Die Erde ist im Lauf der letzten 20 Jahre dunkler geworden. Das betrifft vor allem die Nordhalbkugel des Planeten, wie eine Studie zeigt. Hinter dem Trend stecken gleich mehrere Faktoren.
Die Erde reflektiert immer weniger Sonnenlicht

Die Erde ist von 2001 bis 2024 dunkler geworden – sie reflektiert also weniger Sonnenlicht. Und diese Entwicklung ist auf der Nordhalbkugel stärker ausgeprägt als auf der südlichen Hälfte des Planeten, wie ein Forschungsteam im Fachjournal «Proceedings of the National Academy of Sciences» («PNAS») berichtet. Eine solche Ungleichheit zwischen nördlicher und südlicher Hemisphäre, die bisher nicht bekannt war, entdeckte ein Team um Norman Loeb vom Nasa Langley Research Center in Hampton (US-Bundesstaat Virginia) nach Analysen von Satellitendaten.

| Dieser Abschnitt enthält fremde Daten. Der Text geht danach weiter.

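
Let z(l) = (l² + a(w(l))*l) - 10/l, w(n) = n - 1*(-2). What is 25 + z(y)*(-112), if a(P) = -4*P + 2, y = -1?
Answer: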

Im Allgemeinen gewinnt die Südhalbkugel im Durchschnitt Strahlungsenergie an der Obergrenze der Atmosphäre hinzu, während es auf der Nordhalbkugel einen Nettoverlust gibt, schreibt die Gruppe. Frühere Studien haben jedoch gezeigt, dass dieses Ungleichgewicht in der Bilanz durch atmosphärische und ozeanische Zirkulationen ausgeglichen wird, die Energie über den Äquator von der Süd- zur Nordhalbkugel transportieren.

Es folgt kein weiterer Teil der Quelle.